By all accounts, Donald Trump and Jeffrey Epstein were once thick as thieves. They were neighbors, party guests, and socialites in the same gilded Palm Beach orbit for nearly two decades. But then—abruptly in 2004—their alliance fractured. For years, Trump claimed it was over a real estate squabble or because Epstein was simply “a creep.” But now, a bombshell verbal slip may have revealed the truth: Epstein poached one of Trump’s employees from Mar-a-Lago, and that “employee” may have been none other than Virginia Giuffre, the most recognizable name among Epstein’s accusers.
In a gaggle with reporters this week, Trump let loose a rambling, unscripted recollection about Epstein “stealing people” from his spa at Mar-a-Lago. When pressed by a reporter whether one of those people was Giuffre, Trump said, “Uh, I don’t know. I think she worked at the spa. I think so. I think that was one of the people, yeah. He stole her.” He then hastily added, “She had no complaints about us, as you know. None whatsoever.”
That single exchange has sparked new scrutiny—and fear among Trump’s inner circle.
Because if Trump did know about Giuffre’s recruitment in the early 2000s, and if he confronted Epstein about it, that would mean he was aware of Epstein’s trafficking activities years before law enforcement was. And rather than report it, Trump merely warned Epstein: Don’t do it here.
In the same gaggle, Trump added, “People were taken out of the spa.
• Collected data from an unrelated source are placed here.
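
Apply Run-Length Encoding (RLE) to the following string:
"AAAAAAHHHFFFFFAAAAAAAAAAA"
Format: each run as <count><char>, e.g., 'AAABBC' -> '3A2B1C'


Scanning runs left to right:
  i=0: run of 'A' x 6 -> '6A'
  i=6: run of 'H' x 3 -> '3H'
  i=9: run of 'F' x 5 -> '5F'
  i=14: run of 'A' x 11 -> '11A'

RLE = 6A3H5F11A


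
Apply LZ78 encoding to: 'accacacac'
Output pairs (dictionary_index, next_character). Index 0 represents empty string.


LZ78 encoding steps:
Dictionary: {0: ''}
Step 1: w='' (idx 0), next='a' -> output (0, 'a'), add 'a' as idx 1
Step 2: w='' (idx 0), next='c' -> output (0, 'c'), add 'c' as idx 2
Step 3: w='c' (idx 2), next='a' -> output (2, 'a'), add 'ca' as idx 3
Step 4: w='ca' (idx 3), next='c' -> output (3, 'c'), add 'cac' as idx 4
Step 5: w='a' (idx 1), next='c' -> output (1, 'c'), add 'ac' as idx 5


Encoded: [(0, 'a'), (0, 'c'), (2, 'a'), (3, 'c'), (1, 'c')]


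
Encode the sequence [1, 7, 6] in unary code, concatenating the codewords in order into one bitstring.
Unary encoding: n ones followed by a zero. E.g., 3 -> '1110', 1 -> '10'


Encode each number as n ones followed by a terminating 0:
  1 -> 10 (2 bits)
  7 -> 11111110 (8 bits)
  6 -> 1111110 (7 bits)
Total length = 2 + 8 + 7 = 17 bits.

Unary([1, 7, 6]) = 10111111101111110 (17 bits)


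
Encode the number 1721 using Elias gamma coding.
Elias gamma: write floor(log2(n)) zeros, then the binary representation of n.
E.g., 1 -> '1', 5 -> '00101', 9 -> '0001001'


num_bits = floor(log2(1721)) + 1 = 11
leading_zeros = num_bits - 1 = 10
binary(1721) = 11010111001

Elias gamma(1721) = '0000000000' + '11010111001' = 000000000011010111001 (21 bits)


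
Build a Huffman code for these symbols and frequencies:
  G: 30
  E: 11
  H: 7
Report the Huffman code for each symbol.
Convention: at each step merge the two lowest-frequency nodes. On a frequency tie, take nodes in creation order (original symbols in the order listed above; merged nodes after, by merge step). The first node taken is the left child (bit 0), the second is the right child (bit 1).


Huffman tree construction:
Step 1: Merge H(7) + E(11) = 18
Step 2: Merge (H+E)(18) + G(30) = 48
Read each symbol's code off the tree from the root (left child = 0, right child = 1).

Codes:
  G: 1 (length 1)
  E: 01 (length 2)
  H: 00 (length 2)
Average code length: 66/48 = 1.3750 bits/symbol


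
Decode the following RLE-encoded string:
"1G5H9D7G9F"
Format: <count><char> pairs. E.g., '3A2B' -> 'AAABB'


Expanding each <count><char> pair:
  1G -> 'G'
  5H -> 'HHHHH'
  9D -> 'DDDDDDDDD'
  7G -> 'GGGGGGG'
  9F -> 'FFFFFFFFF'

Decoded = GHHHHHDDDDDDDDDGGGGGGGFFFFFFFFF


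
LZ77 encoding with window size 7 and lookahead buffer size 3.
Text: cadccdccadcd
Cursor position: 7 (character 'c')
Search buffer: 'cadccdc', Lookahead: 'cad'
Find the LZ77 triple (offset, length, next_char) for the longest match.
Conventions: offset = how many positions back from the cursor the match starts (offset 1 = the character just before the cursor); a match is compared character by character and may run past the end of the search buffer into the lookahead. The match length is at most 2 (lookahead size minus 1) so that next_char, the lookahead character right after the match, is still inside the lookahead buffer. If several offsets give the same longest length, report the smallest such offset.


Try each offset into the search buffer:
  offset=1 (pos 6, char 'c'): match length 1
  offset=2 (pos 5, char 'd'): match length 0
  offset=3 (pos 4, char 'c'): match length 1
  offset=4 (pos 3, char 'c'): match length 1
  offset=5 (pos 2, char 'd'): match length 0
  offset=6 (pos 1, char 'a'): match length 0
  offset=7 (pos 0, char 'c'): match length 2
Longest match has length 2 at offset 7.
next_char = character at position 7 + 2 = 9 -> 'd'

Best match: offset=7, length=2 (matching 'ca' starting at position 0)
LZ77 triple: (7, 2, 'd')


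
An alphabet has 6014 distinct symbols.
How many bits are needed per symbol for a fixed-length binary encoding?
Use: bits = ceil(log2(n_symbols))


log2(6014) = 12.5541
Bracket: 2^12 = 4096 < 6014 <= 2^13 = 8192
So ceil(log2(6014)) = 13

bits = ceil(log2(6014)) = ceil(12.5541) = 13 bits


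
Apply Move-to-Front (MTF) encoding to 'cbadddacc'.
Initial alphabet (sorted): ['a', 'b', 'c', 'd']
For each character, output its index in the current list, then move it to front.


MTF encoding:
'c': index 2 in ['a', 'b', 'c', 'd'] -> ['c', 'a', 'b', 'd']
'b': index 2 in ['c', 'a', 'b', 'd'] -> ['b', 'c', 'a', 'd']
'a': index 2 in ['b', 'c', 'a', 'd'] -> ['a', 'b', 'c', 'd']
'd': index 3 in ['a', 'b', 'c', 'd'] -> ['d', 'a', 'b', 'c']
'd': index 0 in ['d', 'a', 'b', 'c'] -> ['d', 'a', 'b', 'c']
'd': index 0 in ['d', 'a', 'b', 'c'] -> ['d', 'a', 'b', 'c']
'a': index 1 in ['d', 'a', 'b', 'c'] -> ['a', 'd', 'b', 'c']
'c': index 3 in ['a', 'd', 'b', 'c'] -> ['c', 'a', 'd', 'b']
'c': index 0 in ['c', 'a', 'd', 'b'] -> ['c', 'a', 'd', 'b']


Output: [2, 2, 2, 3, 0, 0, 1, 3, 0]


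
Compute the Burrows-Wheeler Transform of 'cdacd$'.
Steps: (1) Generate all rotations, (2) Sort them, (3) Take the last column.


Rotations (sorted):
  0: $cdacd -> last char: d
  1: acd$cd -> last char: d
  2: cd$cda -> last char: a
  3: cdacd$ -> last char: $
  4: d$cdac -> last char: c
  5: dacd$c -> last char: c


BWT = dda$cc


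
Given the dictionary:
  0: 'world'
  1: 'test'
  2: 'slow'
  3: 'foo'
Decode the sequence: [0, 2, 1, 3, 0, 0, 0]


Look up each index in the dictionary:
  0 -> 'world'
  2 -> 'slow'
  1 -> 'test'
  3 -> 'foo'
  0 -> 'world'
  0 -> 'world'
  0 -> 'world'

Decoded: "world slow test foo world world world"


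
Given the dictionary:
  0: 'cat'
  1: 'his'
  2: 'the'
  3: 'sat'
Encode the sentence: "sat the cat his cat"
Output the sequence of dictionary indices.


Look up each word in the dictionary:
  'sat' -> 3
  'the' -> 2
  'cat' -> 0
  'his' -> 1
  'cat' -> 0

Encoded: [3, 2, 0, 1, 0]


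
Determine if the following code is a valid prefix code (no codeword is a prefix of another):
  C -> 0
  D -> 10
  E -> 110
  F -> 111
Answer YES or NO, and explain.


Checking each pair (does one codeword prefix another?):
  C='0' vs D='10': no prefix
  C='0' vs E='110': no prefix
  C='0' vs F='111': no prefix
  D='10' vs C='0': no prefix
  D='10' vs E='110': no prefix
  D='10' vs F='111': no prefix
  E='110' vs C='0': no prefix
  E='110' vs D='10': no prefix
  E='110' vs F='111': no prefix
  F='111' vs C='0': no prefix
  F='111' vs D='10': no prefix
  F='111' vs E='110': no prefix
No violation found over all pairs.

YES -- this is a valid prefix code. No codeword is a prefix of any other codeword.


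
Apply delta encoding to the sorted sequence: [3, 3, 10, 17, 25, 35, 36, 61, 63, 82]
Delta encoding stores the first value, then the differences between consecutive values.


First value: 3
Deltas:
  3 - 3 = 0
  10 - 3 = 7
  17 - 10 = 7
  25 - 17 = 8
  35 - 25 = 10
  36 - 35 = 1
  61 - 36 = 25
  63 - 61 = 2
  82 - 63 = 19


Delta encoded: [3, 0, 7, 7, 8, 10, 1, 25, 2, 19]


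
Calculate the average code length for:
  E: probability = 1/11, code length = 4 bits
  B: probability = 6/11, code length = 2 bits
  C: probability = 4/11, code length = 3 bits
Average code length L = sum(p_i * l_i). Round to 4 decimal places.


Weighted contributions p_i * l_i:
  E: (1/11) * 4 = 4/11
  B: (6/11) * 2 = 12/11
  C: (4/11) * 3 = 12/11
Sum = (4 + 12 + 12)/11 = 28/11

L = 28/11 = 2.5455 bits/symbol


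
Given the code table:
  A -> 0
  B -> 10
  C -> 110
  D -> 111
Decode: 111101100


Decoding:
111 -> D
10 -> B
110 -> C
0 -> A


Result: DBCA


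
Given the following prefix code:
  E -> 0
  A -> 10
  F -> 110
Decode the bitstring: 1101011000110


Decoding step by step:
Bits 110 -> F
Bits 10 -> A
Bits 110 -> F
Bits 0 -> E
Bits 0 -> E
Bits 110 -> F


Decoded message: FAFEEF


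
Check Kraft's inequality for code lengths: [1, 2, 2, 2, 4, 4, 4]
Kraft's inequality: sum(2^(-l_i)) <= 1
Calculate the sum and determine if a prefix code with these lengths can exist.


Sum = 2^(-1) + 2^(-2) + 2^(-2) + 2^(-2) + 2^(-4) + 2^(-4) + 2^(-4)
    = 0.5 + 0.25 + 0.25 + 0.25 + 0.0625 + 0.0625 + 0.0625
    = 23/16 = 1.4375
Since 1.4375 > 1, Kraft's inequality is NOT satisfied.
A prefix code with these lengths CANNOT exist.

Kraft sum = 1.4375. Not satisfied.


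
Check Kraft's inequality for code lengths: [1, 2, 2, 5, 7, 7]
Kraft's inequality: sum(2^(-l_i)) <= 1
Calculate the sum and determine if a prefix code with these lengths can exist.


Sum = 2^(-1) + 2^(-2) + 2^(-2) + 2^(-5) + 2^(-7) + 2^(-7)
    = 0.5 + 0.25 + 0.25 + 0.03125 + 0.0078125 + 0.0078125
    = 134/128 = 1.046875
Since 1.046875 > 1, Kraft's inequality is NOT satisfied.
A prefix code with these lengths CANNOT exist.

Kraft sum = 1.046875. Not satisfied.


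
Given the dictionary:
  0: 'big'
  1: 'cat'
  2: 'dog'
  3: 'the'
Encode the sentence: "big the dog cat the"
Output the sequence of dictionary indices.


Look up each word in the dictionary:
  'big' -> 0
  'the' -> 3
  'dog' -> 2
  'cat' -> 1
  'the' -> 3

Encoded: [0, 3, 2, 1, 3]


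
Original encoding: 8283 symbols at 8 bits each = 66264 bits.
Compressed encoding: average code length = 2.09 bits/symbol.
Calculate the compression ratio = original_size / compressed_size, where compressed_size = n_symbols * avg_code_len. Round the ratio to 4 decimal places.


original_size = n_symbols * orig_bits = 8283 * 8 = 66264 bits
compressed_size = n_symbols * avg_code_len = 8283 * 2.09 = 17311.47 bits
ratio = original_size / compressed_size = 66264 / 17311.47 = 3.8278

Compression ratio = 3.8278


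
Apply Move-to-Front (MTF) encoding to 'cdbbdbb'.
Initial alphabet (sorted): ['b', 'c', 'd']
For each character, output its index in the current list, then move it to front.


MTF encoding:
'c': index 1 in ['b', 'c', 'd'] -> ['c', 'b', 'd']
'd': index 2 in ['c', 'b', 'd'] -> ['d', 'c', 'b']
'b': index 2 in ['d', 'c', 'b'] -> ['b', 'd', 'c']
'b': index 0 in ['b', 'd', 'c'] -> ['b', 'd', 'c']
'd': index 1 in ['b', 'd', 'c'] -> ['d', 'b', 'c']
'b': index 1 in ['d', 'b', 'c'] -> ['b', 'd', 'c']
'b': index 0 in ['b', 'd', 'c'] -> ['b', 'd', 'c']


Output: [1, 2, 2, 0, 1, 1, 0]


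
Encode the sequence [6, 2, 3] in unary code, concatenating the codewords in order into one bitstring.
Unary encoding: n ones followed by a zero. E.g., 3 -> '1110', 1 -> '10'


Encode each number as n ones followed by a terminating 0:
  6 -> 1111110 (7 bits)
  2 -> 110 (3 bits)
  3 -> 1110 (4 bits)
Total length = 7 + 3 + 4 = 14 bits.

Unary([6, 2, 3]) = 11111101101110 (14 bits)


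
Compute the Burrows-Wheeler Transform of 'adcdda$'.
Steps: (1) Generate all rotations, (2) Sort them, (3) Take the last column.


Rotations (sorted):
  0: $adcdda -> last char: a
  1: a$adcdd -> last char: d
  2: adcdda$ -> last char: $
  3: cdda$ad -> last char: d
  4: da$adcd -> last char: d
  5: dcdda$a -> last char: a
  6: dda$adc -> last char: c


BWT = ad$ddac


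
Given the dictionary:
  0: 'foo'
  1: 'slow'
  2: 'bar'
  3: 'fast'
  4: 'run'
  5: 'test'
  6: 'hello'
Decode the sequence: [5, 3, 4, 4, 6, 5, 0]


Look up each index in the dictionary:
  5 -> 'test'
  3 -> 'fast'
  4 -> 'run'
  4 -> 'run'
  6 -> 'hello'
  5 -> 'test'
  0 -> 'foo'

Decoded: "test fast run run hello test foo"


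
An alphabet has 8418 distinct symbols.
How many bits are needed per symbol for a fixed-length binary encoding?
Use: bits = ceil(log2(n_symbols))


log2(8418) = 13.0393
Bracket: 2^13 = 8192 < 8418 <= 2^14 = 16384
So ceil(log2(8418)) = 14

bits = ceil(log2(8418)) = ceil(13.0393) = 14 bits


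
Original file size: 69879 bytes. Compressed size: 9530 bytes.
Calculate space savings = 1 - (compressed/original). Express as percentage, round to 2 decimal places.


ratio = compressed/original = 9530/69879 = 0.136379
savings = 1 - ratio = 1 - 0.136379 = 0.863621
as a percentage: 0.863621 * 100 = 86.36%

Space savings = 1 - 9530/69879 = 86.36%


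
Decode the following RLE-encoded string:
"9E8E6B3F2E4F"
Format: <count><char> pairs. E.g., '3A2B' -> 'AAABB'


Expanding each <count><char> pair:
  9E -> 'EEEEEEEEE'
  8E -> 'EEEEEEEE'
  6B -> 'BBBBBB'
  3F -> 'FFF'
  2E -> 'EE'
  4F -> 'FFFF'

Decoded = EEEEEEEEEEEEEEEEEBBBBBBFFFEEFFFF


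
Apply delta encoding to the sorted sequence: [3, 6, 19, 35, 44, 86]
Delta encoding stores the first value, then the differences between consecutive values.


First value: 3
Deltas:
  6 - 3 = 3
  19 - 6 = 13
  35 - 19 = 16
  44 - 35 = 9
  86 - 44 = 42


Delta encoded: [3, 3, 13, 16, 9, 42]


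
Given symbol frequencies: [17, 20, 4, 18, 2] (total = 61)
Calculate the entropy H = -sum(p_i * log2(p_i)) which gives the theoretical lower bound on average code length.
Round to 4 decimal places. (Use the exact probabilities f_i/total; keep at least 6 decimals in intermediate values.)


Per-symbol terms -p_i * log2(p_i) with p_i = f_i/61:
  p = 17/61 = 0.278689: log2(p) = -1.843274, -p*log2(p) = 0.513699
  p = 20/61 = 0.327869: log2(p) = -1.608809, -p*log2(p) = 0.527478
  p = 4/61 = 0.065574: log2(p) = -3.930737, -p*log2(p) = 0.257753
  p = 18/61 = 0.295082: log2(p) = -1.760812, -p*log2(p) = 0.519584
  p = 2/61 = 0.032787: log2(p) = -4.930737, -p*log2(p) = 0.161664
H = 0.513699 + 0.527478 + 0.257753 + 0.519584 + 0.161664 = 1.980178

H = 1.9802 bits/symbol


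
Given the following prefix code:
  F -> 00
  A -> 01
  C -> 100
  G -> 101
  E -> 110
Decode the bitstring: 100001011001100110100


Decoding step by step:
Bits 100 -> C
Bits 00 -> F
Bits 101 -> G
Bits 100 -> C
Bits 110 -> E
Bits 01 -> A
Bits 101 -> G
Bits 00 -> F


Decoded message: CFGCEAGF


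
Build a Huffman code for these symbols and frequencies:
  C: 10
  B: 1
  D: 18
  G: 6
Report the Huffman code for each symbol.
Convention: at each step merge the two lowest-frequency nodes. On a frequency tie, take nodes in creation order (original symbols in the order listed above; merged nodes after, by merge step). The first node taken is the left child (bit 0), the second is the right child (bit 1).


Huffman tree construction:
Step 1: Merge B(1) + G(6) = 7
Step 2: Merge (B+G)(7) + C(10) = 17
Step 3: Merge ((B+G)+C)(17) + D(18) = 35
Read each symbol's code off the tree from the root (left child = 0, right child = 1).

Codes:
  C: 01 (length 2)
  B: 000 (length 3)
  D: 1 (length 1)
  G: 001 (length 3)
Average code length: 59/35 = 1.6857 bits/symbol


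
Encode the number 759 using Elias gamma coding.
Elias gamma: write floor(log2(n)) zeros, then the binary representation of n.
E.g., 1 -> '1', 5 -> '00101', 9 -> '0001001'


num_bits = floor(log2(759)) + 1 = 10
leading_zeros = num_bits - 1 = 9
binary(759) = 1011110111

Elias gamma(759) = '000000000' + '1011110111' = 0000000001011110111 (19 bits)


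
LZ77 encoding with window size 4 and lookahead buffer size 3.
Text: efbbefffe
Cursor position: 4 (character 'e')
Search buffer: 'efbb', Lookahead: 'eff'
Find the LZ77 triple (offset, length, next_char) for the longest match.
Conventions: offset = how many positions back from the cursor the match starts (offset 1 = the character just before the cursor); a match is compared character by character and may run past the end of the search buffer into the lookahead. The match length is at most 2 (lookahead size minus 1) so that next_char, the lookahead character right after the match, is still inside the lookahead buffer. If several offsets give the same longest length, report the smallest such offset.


Try each offset into the search buffer:
  offset=1 (pos 3, char 'b'): match length 0
  offset=2 (pos 2, char 'b'): match length 0
  offset=3 (pos 1, char 'f'): match length 0
  offset=4 (pos 0, char 'e'): match length 2
Longest match has length 2 at offset 4.
next_char = character at position 4 + 2 = 6 -> 'f'

Best match: offset=4, length=2 (matching 'ef' starting at position 0)
LZ77 triple: (4, 2, 'f')


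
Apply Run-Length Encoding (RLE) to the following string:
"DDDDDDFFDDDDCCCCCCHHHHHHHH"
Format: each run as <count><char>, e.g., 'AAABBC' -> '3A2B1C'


Scanning runs left to right:
  i=0: run of 'D' x 6 -> '6D'
  i=6: run of 'F' x 2 -> '2F'
  i=8: run of 'D' x 4 -> '4D'
  i=12: run of 'C' x 6 -> '6C'
  i=18: run of 'H' x 8 -> '8H'

RLE = 6D2F4D6C8H


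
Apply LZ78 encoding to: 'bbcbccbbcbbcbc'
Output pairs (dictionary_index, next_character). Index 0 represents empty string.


LZ78 encoding steps:
Dictionary: {0: ''}
Step 1: w='' (idx 0), next='b' -> output (0, 'b'), add 'b' as idx 1
Step 2: w='b' (idx 1), next='c' -> output (1, 'c'), add 'bc' as idx 2
Step 3: w='bc' (idx 2), next='c' -> output (2, 'c'), add 'bcc' as idx 3
Step 4: w='b' (idx 1), next='b' -> output (1, 'b'), add 'bb' as idx 4
Step 5: w='' (idx 0), next='c' -> output (0, 'c'), add 'c' as idx 5
Step 6: w='bb' (idx 4), next='c' -> output (4, 'c'), add 'bbc' as idx 6
Step 7: w='bc' (idx 2), end of input -> output (2, '')


Encoded: [(0, 'b'), (1, 'c'), (2, 'c'), (1, 'b'), (0, 'c'), (4, 'c'), (2, '')]


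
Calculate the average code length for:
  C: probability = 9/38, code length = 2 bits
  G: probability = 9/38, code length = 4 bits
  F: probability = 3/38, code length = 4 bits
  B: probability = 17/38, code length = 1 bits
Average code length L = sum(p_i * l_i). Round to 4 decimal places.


Weighted contributions p_i * l_i:
  C: (9/38) * 2 = 18/38
  G: (9/38) * 4 = 36/38
  F: (3/38) * 4 = 12/38
  B: (17/38) * 1 = 17/38
Sum = (18 + 36 + 12 + 17)/38 = 83/38

L = 83/38 = 2.1842 bits/symbol


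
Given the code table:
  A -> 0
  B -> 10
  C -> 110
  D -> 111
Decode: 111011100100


Decoding:
111 -> D
0 -> A
111 -> D
0 -> A
0 -> A
10 -> B
0 -> A


Result: DADAABA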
Hired. By him. In other words, gone… And I said, we don’t want you taking our people, whether they were spa or not spa.” But this wasn’t a tale of employee poaching for a better job—it was, by Giuffre’s own accounts, the beginning of a long nightmare involving rape, trafficking, and coercion.
Virginia Giuffre has long said she was recruited at Mar-a-Lago at the age of 16 by Ghislaine Maxwell while working in the club’s spa area. Her father, a maintenance worker at the club, had helped her land the job. Within a year, she was reportedly being trafficked to Prince Andrew and others in Epstein’s global web of exploitation. And Trump’s new admission appears to confirm that her departure wasn’t a mystery—it was a theft, in his own words.
The implications are staggering. Trump claims he kicked Epstein out of Mar-a-Lago after a second recruitment incident—possibly when Epstein allegedly harassed the underage daughter of a club member. But the timeline of these events now seems murky, with Trump’s public statements directly contradicting his prior denials. And reporters have discovered that Epstein remained on the Mar-a-Lago registry until at least October 2007—well after the supposed exile.
Journalist Julie K. Brown, whose reporting reignited the Epstein case in 2018, also cast doubt on the official surveillance footage of Epstein’s prison cell, suggesting the government’s timeline doesn’t add up. CBS recently revealed that the FBI possesses an unedited version of the prison footage—one that contains the “missing minute” that conspiracy theorists, and increasingly the public, suspect holds answers about Epstein’s death.
If Trump’s new claim is accurate, and he knew of Giuffre’s recruitment as early as 2000, then his gushing 2002 New York Magazine quote praising Epstein’s taste in “beautiful women… on the younger side” takes on a chilling undertone.
The timeline gets even darker when paired with a now-infamous 2003 birthday letter from Trump to Epstein, obtained by the Wall Street Journal, in which Trump wrote cryptically, “A pal is a wonderful thing. Happy Birthday — and may every day be another wonderful secret.”
Critics say Trump’s deflection—that Giuffre “had no complaints about us”—is textbook minimization. It’s also legally and morally irrelevant, they argue. Knowing that a teenage girl was trafficked from your business and doing nothing isn’t passive ignorance—it’s complicity.
As public demands grow for a full, unredacted release of Epstein-related files—including those involving Trump, Prince Andrew, and others—this latest confession may force a reckoning even Trump didn’t expect. It wasn’t a gaffe. It was a glimpse of what he knew, and when. And for many, it’s a minute too late.